What we have here is a man late into middle age who has none of the advantages of youth. He is no longer naïve and innocent or strong and quick. Age, however, has offered him an exchange for his youthful vigor. He has a higher goal than money, a more noble purpose. Like Oskar Schindler, who rescued Jews from their German persecutors, youth was only preparation, now is the time to live.
Abram’s midlife crisis is typical; women and men, wealthy and economically challenged from the America’s to Africa have experienced a similar feeling. It’s Abram’s response which is not typical. Most of us go as far as griping (that’s a big risk) about our lives and dream of starting over. Yet most of us turn a deaf ear to the “spirit’s call.” Instead, we protect what have built and save for a rainy day.[iv]
The longest and hardest journey is not the exterior journey but the interior journey. The hardest journey is not moving from here to there it’s moving from making it, to accepting a new challenge. The promised land for us is not a place on a map, instead, it is a place where the world’s great need is touched by our hand.

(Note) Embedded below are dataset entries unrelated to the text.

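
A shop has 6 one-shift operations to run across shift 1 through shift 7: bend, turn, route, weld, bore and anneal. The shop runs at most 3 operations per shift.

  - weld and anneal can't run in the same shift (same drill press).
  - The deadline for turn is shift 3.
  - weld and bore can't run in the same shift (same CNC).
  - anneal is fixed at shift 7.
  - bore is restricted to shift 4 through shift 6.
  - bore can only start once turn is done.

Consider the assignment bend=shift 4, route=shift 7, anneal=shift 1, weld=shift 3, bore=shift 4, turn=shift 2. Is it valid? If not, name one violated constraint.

No — it violates: anneal is fixed at shift 7

The shop runs at most 3 operations per shift — holds.
weld and bore can't run in the same shift (same CNC) — holds.
bore can only start once turn is done — holds.
weld and anneal can't run in the same shift (same drill press) — holds.
anneal is fixed at shift 7 — violated.
bore is restricted to shift 4 through shift 6 — holds.
The deadline for turn is shift 3 — holds.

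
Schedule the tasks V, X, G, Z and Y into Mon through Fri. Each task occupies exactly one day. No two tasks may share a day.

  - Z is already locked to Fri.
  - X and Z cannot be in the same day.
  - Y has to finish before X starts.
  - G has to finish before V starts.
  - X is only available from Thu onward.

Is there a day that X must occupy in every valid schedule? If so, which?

X's window is Thu–Fri.
Z is fixed at Fri, and X can't share a day with Z.
So X must be Thu.

Thu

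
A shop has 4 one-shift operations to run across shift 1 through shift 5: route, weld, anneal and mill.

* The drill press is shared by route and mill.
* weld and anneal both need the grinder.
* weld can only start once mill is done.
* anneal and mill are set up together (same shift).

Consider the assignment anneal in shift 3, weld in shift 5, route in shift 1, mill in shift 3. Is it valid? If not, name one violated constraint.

Yes, all constraints hold

weld can only start once mill is done — holds.
weld and anneal both need the grinder — holds.
anneal and mill are set up together (same shift) — holds.
The drill press is shared by route and mill — holds.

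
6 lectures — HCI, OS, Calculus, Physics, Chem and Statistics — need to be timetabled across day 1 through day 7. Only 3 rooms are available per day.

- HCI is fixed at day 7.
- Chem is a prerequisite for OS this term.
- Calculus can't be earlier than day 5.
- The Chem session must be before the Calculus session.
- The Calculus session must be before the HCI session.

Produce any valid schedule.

OS -> day 2; Calculus -> day 5; Statistics -> day 1; Chem -> day 1; HCI -> day 7; Physics -> day 1

Checking: Calculus(day 5) before HCI(day 7); Chem(day 1) before OS(day 2); Chem(day 1) before Calculus(day 5); Calculus=day 5 in [day 5,day 7]; HCI=day 7 in [day 7,day 7]; max 3 per day (cap 3).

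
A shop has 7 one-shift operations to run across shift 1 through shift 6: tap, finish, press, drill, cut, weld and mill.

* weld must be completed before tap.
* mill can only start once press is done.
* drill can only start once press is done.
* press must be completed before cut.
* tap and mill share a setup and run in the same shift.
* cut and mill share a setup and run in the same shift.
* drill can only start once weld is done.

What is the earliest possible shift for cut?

shift 2

Precedence pushes cut to at least shift 2.
cut at shift 2 is achievable: drill in shift 2, mill in shift 2, finish in shift 1, tap in shift 2, weld in shift 1, press in shift 1, cut in shift 2.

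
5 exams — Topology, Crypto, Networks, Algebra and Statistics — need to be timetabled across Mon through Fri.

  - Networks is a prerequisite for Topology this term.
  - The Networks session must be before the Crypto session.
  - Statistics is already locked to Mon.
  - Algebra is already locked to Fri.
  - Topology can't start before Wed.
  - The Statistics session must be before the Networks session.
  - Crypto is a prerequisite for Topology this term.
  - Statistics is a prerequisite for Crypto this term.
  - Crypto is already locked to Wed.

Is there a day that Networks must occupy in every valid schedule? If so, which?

Statistics is fixed at Mon and must come before Networks, so Networks is at least Tue.
Crypto is fixed at Wed and must come after Networks, so Networks is at most Tue.
So Networks must be Tue.

Tue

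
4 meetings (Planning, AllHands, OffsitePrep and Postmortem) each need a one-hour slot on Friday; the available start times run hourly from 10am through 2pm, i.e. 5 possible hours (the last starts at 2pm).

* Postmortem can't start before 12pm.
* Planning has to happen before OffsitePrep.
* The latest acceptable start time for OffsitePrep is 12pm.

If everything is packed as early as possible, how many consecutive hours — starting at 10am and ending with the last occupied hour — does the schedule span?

The precedence chain requires at least 2 distinct hours.
Postmortem can't be placed before 12pm — that is hour 3 counting from 10am — so the schedule must run through at least 3 hours.
3 works (last occupied hour: 12pm): for example Planning=10am, Postmortem=12pm, OffsitePrep=11am, AllHands=10am.

3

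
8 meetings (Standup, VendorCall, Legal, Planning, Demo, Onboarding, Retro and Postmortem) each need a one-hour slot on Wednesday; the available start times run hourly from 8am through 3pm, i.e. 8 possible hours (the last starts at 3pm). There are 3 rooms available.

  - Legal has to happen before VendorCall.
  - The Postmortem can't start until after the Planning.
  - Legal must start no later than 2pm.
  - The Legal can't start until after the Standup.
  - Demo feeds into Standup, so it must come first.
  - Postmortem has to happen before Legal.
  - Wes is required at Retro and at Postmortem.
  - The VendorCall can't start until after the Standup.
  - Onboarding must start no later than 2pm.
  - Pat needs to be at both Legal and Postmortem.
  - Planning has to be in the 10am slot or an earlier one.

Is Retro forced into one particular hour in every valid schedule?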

Lent, is not merely about giving up chocolate, meat, or alcohol. Those are only external reminders of an internal transformation that we seek. Lent goes beyond the sins we commit to the faithfulness we omit. Our ultimate journey is to move from our
exclusive, timid tendency to live boldly allowing God to lead us into the unknown, courageously loving those different from us, and to bravely stand faithful in impossible situations. Lent calls us to get our hands out of our pockets and use them to touch someone. I’m not asking have we heard God’s call. Instead, I’m asking isn’t it time you responded to God’s call
[ii] Wrestling with Angels, Naomi Rosenblatt, p.103.
[iv] Wrestling with Angels, Naomi Rosenblatt, p.105.